To hear more about the flick, we did an episode on it for The Horror Vision. Warning - the first ten minutes or so is spoiler-free, then we segue into a full-spoiler discussion, but not without ample warning. Seriously, this one has a fantastic murder mystery undertone that you do not want ruined before viewing.

The Horror Vision is available on all Podcast Platforms or you can just click the widget in the upper right-hand corner of this page. There's also a YouTube version, although I was in a rush to get this one up and didn't do a hell of a lot with the graphics. 

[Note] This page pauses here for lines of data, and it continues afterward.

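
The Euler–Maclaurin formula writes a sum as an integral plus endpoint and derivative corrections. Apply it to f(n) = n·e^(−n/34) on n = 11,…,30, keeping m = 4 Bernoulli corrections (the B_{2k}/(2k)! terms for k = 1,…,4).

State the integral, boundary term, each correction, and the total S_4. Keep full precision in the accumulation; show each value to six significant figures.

S_4 ≈ 216.797

The integral term ∫_11^30 x·e^(−x/34) dx = 206.647.
½[f(11) + f(30)] = ½[7.95950 + 12.4142] = 10.1869.
Integral + boundary = 216.834.
Correction k=1: B_{2}/2! · (f^{(1)}(30) − f^{(1)}(11)) = 1/12 · (0.0486833 − 0.489488) = -0.0367337.
Running total after k=1: 216.797.
Correction k=2: B_{4}/4! · (f^{(3)}(30) − f^{(3)}(11)) = −1/720 · (0.000758045 − 0.00167532) = 1.27399e-06.
Running total after k=2: 216.797.
Correction k=3: B_{6}/6! · (f^{(5)}(30) − f^{(5)}(11)) = 1/30240 · (1.27507e-06 − 2.53219e-06) = -4.15714e-11.
Running total after k=3: 216.797.
Correction k=4: B_{8}/8! · (f^{(7)}(30) − f^{(7)}(11)) = −1/1209600 · (1.63874e-09 − 3.12728e-09) = 1.23060e-15.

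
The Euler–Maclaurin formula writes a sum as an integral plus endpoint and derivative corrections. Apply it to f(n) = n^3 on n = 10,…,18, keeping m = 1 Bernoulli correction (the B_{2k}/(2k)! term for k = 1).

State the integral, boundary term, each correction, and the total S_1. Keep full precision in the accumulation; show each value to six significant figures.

S_1 ≈ 27216.0

The integral term ∫_10^18 x^3 dx = 23744.0.
Boundary: ½(f(10) + f(18)) = ½(1000.00 + 5832.00) = 3416.00.
Running total after boundary: 27160.0.
Order-1 term: 1/12 · (972.000 − 300.000) = 56.0000.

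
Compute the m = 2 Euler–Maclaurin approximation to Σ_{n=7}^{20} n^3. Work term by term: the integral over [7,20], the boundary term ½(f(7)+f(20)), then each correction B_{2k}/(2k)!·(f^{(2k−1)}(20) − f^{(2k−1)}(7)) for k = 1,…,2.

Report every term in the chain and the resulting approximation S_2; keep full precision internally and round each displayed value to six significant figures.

∫_7^20 x^3 dx evaluates to 39399.8.
½[f(7) + f(20)] = ½[343.000 + 8000.00] = 4171.50.
Running total after boundary: 43571.2.
Order-1 term: 1/12 · (1200.00 − 147.000) = 87.7500.
Partial sum through k=1: 43659.0.
Order-2 term: −1/720 · (6.00000 − 6.00000) = 0.00000.

S_2 ≈ 43659.0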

My reading has been all over the place of late, so I'm still working through Michael Wehunt's Greener Pastures. Sunday night, I had a lot of trouble sleeping and ended up reading what is easily the best short story I've read all year, Wehunt's The Dancers

As a forty-seven-year-old man and only five years younger than the protagonist, I found this story to be one of the most refreshingly nihilistic treatises I've ever read on middle age. Add to that the fact that about three-quarters of the way through, Mr. Wehunt completely yanks the rug out from under the reader and goes full-on WEIRD, and my first time through this story, The Dancers blew me away.


U2 - Achtung Baby
U2 - War
NIN - Pretty Hate Machine
Your Black Star - Sound From the Ground
PJ Harvey - Stories From the City, Stories From the Sea
Rein - Reincarnated
BÉNNÍ - The Return
Brand New - The Devil and God Are Raging Inside Me


From Aleister Crowley and Lady Freida Harris's Thoth Deck:

• Three of Disks - Works
• Ten of Disks - Wealth
• Six of Disks - Success

Second day in a row where we have two-thirds of the pull as Disks/Pentacles. Makes sense - as I've related here now for a few weeks, my concerns at the moment are very tangible, Earthbound. Seeing the Ten of Disks for the second day in a row, puts a pretty fine point on things, and I'm very much okay with that as I sit here typing this waiting for a call or text from my folks with an update on the now twice-postponed closing on their house. In times of uncertainty, one could definitely do worse than seeing threes, sixes and tens.